Non da oggi sottolineate l'importanza della legalità. Come si intreccia con il tema della crescita che affrontate al Festival?
Le aziende hanno bisogno di poter investire e competere sul mercato ad armi pari con i loro competitors e il tema della legalità nel mondo del lavoro è di assoluta attualità perché il contrasto al sommerso e a forme illecite di gestione del rapporto di lavoro è un elemento importante, tenuto conto anche della situazione attuale in cui diventa sempre più difficile fare impresa, soprattutto nuove imprese.
In Parlamento si discute di salario minimo mentre l'equo compenso sembra uscito dall'agenda.
Come categoria siamo impegnati sull'equo compenso: si deve garantire che ogni persona che lavora regolarmente, che sia autonomo o subordinato, abbia un'equa compensazione delle sue energie. Ritengo che il Parlamento debba farsi carico di definire meglio l'equo compenso per i professionisti. Anche la pubblica amministrazione dovrebbe fare la sua parte, invece non ci sono controlli, mentre dovrebbe esserci un'autorità che verifichi i bandi.
A proposito dell'attività dei professionisti, quest'anno al Festival è previsto un dialogo con i vostri omologhi in altri Stati. È arrivato il momento di internazionalizzare l'attività dei consulenti?
Potersi confrontare con colleghi omologhi fa si che si veda riaffermato il valore e l'attenzione della nostra professione in Stati che regolamentano il percorso professionale di chi ha il lavoro come punto centrale dell'attività. Nel confronto si realizza uno scambio di esperienze ma c'è anche la volontà di costruire una rete di professionisti in molte parti del mondo tramite cui fornire assistenza alle nostre imprese che investono in mercati esteri. Questo è un tema di assoluta attualità: nel momento in cui la categoria ha la conoscenza di altri mercati del lavoro e canali per creare una rete di assistenza agli investimenti delle aziende ci si può proporre come consulente globale. Ma avere una conoscenza di altri mercati aiuta a valutare quanto sia utile investire all'estero così come sia importante definire regole più semplici in Italia e rendere più appetibile mantenere qui la forza lavoro. Io non credo nella delocalizzazione fatta per risparmiare, ma quale apertura verso nuovi mercati.
Uno spazio del Festival sarà dedicato ai giovani e all'ingresso nel mercato del lavoro. Un argomento che si intreccia con i servizi per il lavoro e le politiche attive. Siamo sempre all'anno zero?

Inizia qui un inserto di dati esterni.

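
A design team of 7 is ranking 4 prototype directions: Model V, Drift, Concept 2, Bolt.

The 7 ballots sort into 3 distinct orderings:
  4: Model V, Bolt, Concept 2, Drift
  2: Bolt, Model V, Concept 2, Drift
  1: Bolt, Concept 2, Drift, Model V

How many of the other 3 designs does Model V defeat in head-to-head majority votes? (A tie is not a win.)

Model V against each rival (7 engineers):
Model V vs Drift: 4+2 = 6 for Model V, 1 for Drift — Model V by 6–1.
Model V vs Concept 2: Model V is ranked higher on 4+2 = 6 ballots, Concept 2 on 1. Model V wins 6–1.
Model V vs Bolt: Model V preferred on 4 ballots; Model V wins 4–3.
Model V beats Drift, Concept 2, Bolt — 3 pairwise wins.

3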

Il sistema è partito con un po' di affanno ma con entusiasmo. I servizi pubblici per l'impiego devono trovare una collocazione nella prima assistenza e scrematura di quelle che sono le esigenze dei singoli, ma poi ci deve essere il coinvolgimento degli altri operatori del mercato del lavoro. Non è opportuno che tutti facciano tutto, ma che ognuno faccia una parte al meglio. Rispetto ad altri Paesi siamo indietro perché non abbiamo una rete efficiente di servizi pubblici e non abbiamo nemmeno una banca dati nazionale di tutti i curricula nonostante sia stata prevista dalla legge Biagi. Per creare un mercato del lavoro unico basterebbe avere la volontà di lavorare su interoperabilità e scambio di informazioni e affidare ai privati quelle parti dell'accompagnamento del lavoratore che richiedono specializzazione e qualificazione.